Papa é contra o plano autoritário do Estado Inglês. O post do Ecclesia Una faz referência a uma notícia que saiu em G1, cujo título era “Papa critica projeto de lei britânico contra a discriminação de homossexuais”. A notícia original é da BBC, mas saiu também na Folha e no Estadão. Repercussão ubíqua.
O que o Papa realmente disse está na mensagem aos bispos da Inglaterra e País de Gales em visita ad limina. Não há menção direta à lei que está em votação no parlamento inglês, embora o assunto seja sem dúvidas esse. A Canção Nova traduziu o texto. O Fratres in Unum também comentou.
Sobre isso, gostaria de reproduzir parte do texto do Ecclesia Una:
Há alguns dias notícia foi publicada na Internet falando dos projetos que andam tentando legalizar na Inglaterra de se ensinar obrigatoriamente educação homossexual. A medida é, sem sombra de dúvida, intolerante. Veja: não estamos falando aqui duma tentativa sadia de pedir respeito aos homossexuais. Estamos falando de uma medida autoritária que visa impor aos alunos de todas as escolas – inclusive as religiosas, conforme atesta esta outra notícia – valores homossexuais. Não é mais um combate à homofobia, é uma tentativa clara e objetiva de se ensinar o homossexualismo em nossas escolas, como se fosse perfeitamente natural e aceitável! Em suma, o combate aqui não é ao preconceito, como expôs o G1, mas à heteronormatividade, ou seja, à idéia de que as relações sexuais moralmente corretas são as que são praticadas entre homem e mulher.
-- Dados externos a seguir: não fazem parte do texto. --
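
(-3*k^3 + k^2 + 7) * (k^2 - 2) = -3*k^5 + k^4 + 6*k^3 + 5*k^2 - 14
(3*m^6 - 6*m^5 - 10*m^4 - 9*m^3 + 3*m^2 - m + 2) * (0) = 0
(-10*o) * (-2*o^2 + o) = 20*o^3 - 10*o^2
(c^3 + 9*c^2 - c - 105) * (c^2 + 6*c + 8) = c^5 + 15*c^4 + 61*c^3 - 39*c^2 - 638*c - 840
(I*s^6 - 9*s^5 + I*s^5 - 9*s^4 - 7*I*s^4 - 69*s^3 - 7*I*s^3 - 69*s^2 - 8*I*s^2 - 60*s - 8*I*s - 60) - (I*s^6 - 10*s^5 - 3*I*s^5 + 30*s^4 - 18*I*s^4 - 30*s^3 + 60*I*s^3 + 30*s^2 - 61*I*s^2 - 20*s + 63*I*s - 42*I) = s^5 + 4*I*s^5 - 39*s^4 + 11*I*s^4 - 39*s^3 - 67*I*s^3 - 99*s^2 + 53*I*s^2 - 40*s - 71*I*s - 60 + 42*I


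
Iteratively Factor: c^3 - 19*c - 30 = (c + 2)*(c^2 - 2*c - 15) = (c + 2)*(c + 3)*(c - 5)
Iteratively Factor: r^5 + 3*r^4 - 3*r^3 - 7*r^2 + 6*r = (r - 1)*(r^4 + 4*r^3 + r^2 - 6*r) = (r - 1)*(r + 2)*(r^3 + 2*r^2 - 3*r) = (r - 1)^2*(r + 2)*(r^2 + 3*r) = r*(r - 1)^2*(r + 2)*(r + 3)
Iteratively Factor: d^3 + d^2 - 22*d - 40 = (d + 4)*(d^2 - 3*d - 10) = (d - 5)*(d + 4)*(d + 2)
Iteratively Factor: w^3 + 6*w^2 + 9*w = (w)*(w^2 + 6*w + 9) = w*(w + 3)*(w + 3)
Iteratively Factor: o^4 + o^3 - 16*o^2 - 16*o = (o + 4)*(o^3 - 3*o^2 - 4*o) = (o - 4)*(o + 4)*(o^2 + o) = o*(o - 4)*(o + 4)*(o + 1)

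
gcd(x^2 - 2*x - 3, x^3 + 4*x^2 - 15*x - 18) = x^2 - 2*x - 3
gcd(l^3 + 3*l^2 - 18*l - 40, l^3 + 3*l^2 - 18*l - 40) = l^3 + 3*l^2 - 18*l - 40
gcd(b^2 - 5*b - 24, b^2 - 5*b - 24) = b^2 - 5*b - 24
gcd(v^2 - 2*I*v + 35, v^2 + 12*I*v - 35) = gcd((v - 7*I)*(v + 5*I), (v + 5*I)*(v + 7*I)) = v + 5*I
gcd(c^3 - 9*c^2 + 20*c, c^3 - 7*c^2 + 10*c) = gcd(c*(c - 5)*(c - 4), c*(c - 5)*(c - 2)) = c^2 - 5*c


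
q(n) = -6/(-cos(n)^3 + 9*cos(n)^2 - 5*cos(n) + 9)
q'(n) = -6*(-3*sin(n)*cos(n)^2 + 18*sin(n)*cos(n) - 5*sin(n))/(-cos(n)^3 + 9*cos(n)^2 - 5*cos(n) + 9)^2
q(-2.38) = -0.34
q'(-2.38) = -0.26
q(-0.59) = -0.57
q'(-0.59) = 0.24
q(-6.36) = -0.50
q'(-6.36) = 0.03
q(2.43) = -0.33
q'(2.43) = 0.24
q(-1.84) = -0.55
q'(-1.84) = -0.48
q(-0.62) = -0.58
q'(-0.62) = 0.25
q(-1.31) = -0.72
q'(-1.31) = -0.05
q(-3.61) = -0.28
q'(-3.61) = 0.14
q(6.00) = -0.52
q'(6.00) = 0.12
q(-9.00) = -0.28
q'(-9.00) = -0.12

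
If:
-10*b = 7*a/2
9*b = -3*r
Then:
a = 20*r/21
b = -r/3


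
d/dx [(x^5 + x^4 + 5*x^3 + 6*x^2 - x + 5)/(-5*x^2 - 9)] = (-15*x^6 - 10*x^5 - 70*x^4 - 36*x^3 - 140*x^2 - 58*x + 9)/(25*x^4 + 90*x^2 + 81)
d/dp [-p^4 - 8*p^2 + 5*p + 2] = -4*p^3 - 16*p + 5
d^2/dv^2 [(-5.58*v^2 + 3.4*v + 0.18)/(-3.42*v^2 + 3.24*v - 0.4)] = (44.126208*v^3 - 58.4327519999999*v^2 + 39.874464*v - 10.313856)/(40.001688*v^6 - 113.689008*v^5 + 121.741056*v^4 - 60.606144*v^3 + 14.23872*v^2 - 1.5552*v + 0.064)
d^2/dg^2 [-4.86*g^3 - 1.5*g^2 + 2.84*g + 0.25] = -29.16*g - 3.0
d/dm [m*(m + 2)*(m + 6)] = 3*m^2 + 16*m + 12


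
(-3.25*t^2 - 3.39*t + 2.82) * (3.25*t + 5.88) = -10.5625*t^3 - 30.1275*t^2 - 10.7682*t + 16.5816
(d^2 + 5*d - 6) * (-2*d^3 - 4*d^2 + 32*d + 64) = -2*d^5 - 14*d^4 + 24*d^3 + 248*d^2 + 128*d - 384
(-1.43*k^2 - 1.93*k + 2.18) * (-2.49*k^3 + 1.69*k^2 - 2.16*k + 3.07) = 3.5607*k^5 + 2.389*k^4 - 5.6011*k^3 + 3.4629*k^2 - 10.6339*k + 6.6926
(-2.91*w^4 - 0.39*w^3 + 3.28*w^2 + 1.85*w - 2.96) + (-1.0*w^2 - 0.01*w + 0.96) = -2.91*w^4 - 0.39*w^3 + 2.28*w^2 + 1.84*w - 2.0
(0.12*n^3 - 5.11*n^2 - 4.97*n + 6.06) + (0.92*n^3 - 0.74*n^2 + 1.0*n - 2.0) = 1.04*n^3 - 5.85*n^2 - 3.97*n + 4.06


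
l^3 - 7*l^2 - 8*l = l*(l - 8)*(l + 1)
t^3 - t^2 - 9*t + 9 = (t - 3)*(t - 1)*(t + 3)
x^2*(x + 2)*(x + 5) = x^4 + 7*x^3 + 10*x^2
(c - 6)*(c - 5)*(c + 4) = c^3 - 7*c^2 - 14*c + 120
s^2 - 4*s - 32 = (s - 8)*(s + 4)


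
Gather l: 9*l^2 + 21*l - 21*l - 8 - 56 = 9*l^2 - 64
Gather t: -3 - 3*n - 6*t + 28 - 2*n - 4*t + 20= -5*n - 10*t + 45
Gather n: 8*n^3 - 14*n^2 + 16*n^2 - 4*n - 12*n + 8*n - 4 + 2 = 8*n^3 + 2*n^2 - 8*n - 2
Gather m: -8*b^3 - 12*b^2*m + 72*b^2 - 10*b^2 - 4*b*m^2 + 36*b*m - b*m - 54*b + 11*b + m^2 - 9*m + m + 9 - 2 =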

Não se trata de nenhuma novidade. A posição da Igreja é clara e conhecida de todos. O Papa não fez nada além de repetir o ensinamento moral católico que sempre foi ensinado. Não existia, aliás, outra posição que ele pudesse ter tomado. Às vésperas da visita do Santo Padre ao Reino Unido, qual a razão de mobilizar a opinião pública contra o Vigário de Cristo?
É somente provocação? É para indispôr os ingleses contra o Papa e provocar constrangimentos na visita de setembro próximo? Já existe, a propósito, um abaixo-assinado contra ela na internet. E já há ameaças:
Nesta semana, esse grupo [NSS, Sociedade Secular Nacional] lançará uma coalizão denominada “Protesto contra o papa”, integrada por grupos de homossexuais, vítimas da pedofilia de padres, organizações de planejamento familiar e grupos pró-aborto, que pretendem realizar manifestações durante a visita do pontífice.
Esta é a fantástica coerência dos que defendem a “igualdade”. Não aceitam a menor crítica às suas reivindicações anti-naturais, mas não pensam duas vezes antes de organizar protestos contra o líder mundial do catolicismo que lhes vai visitar o país.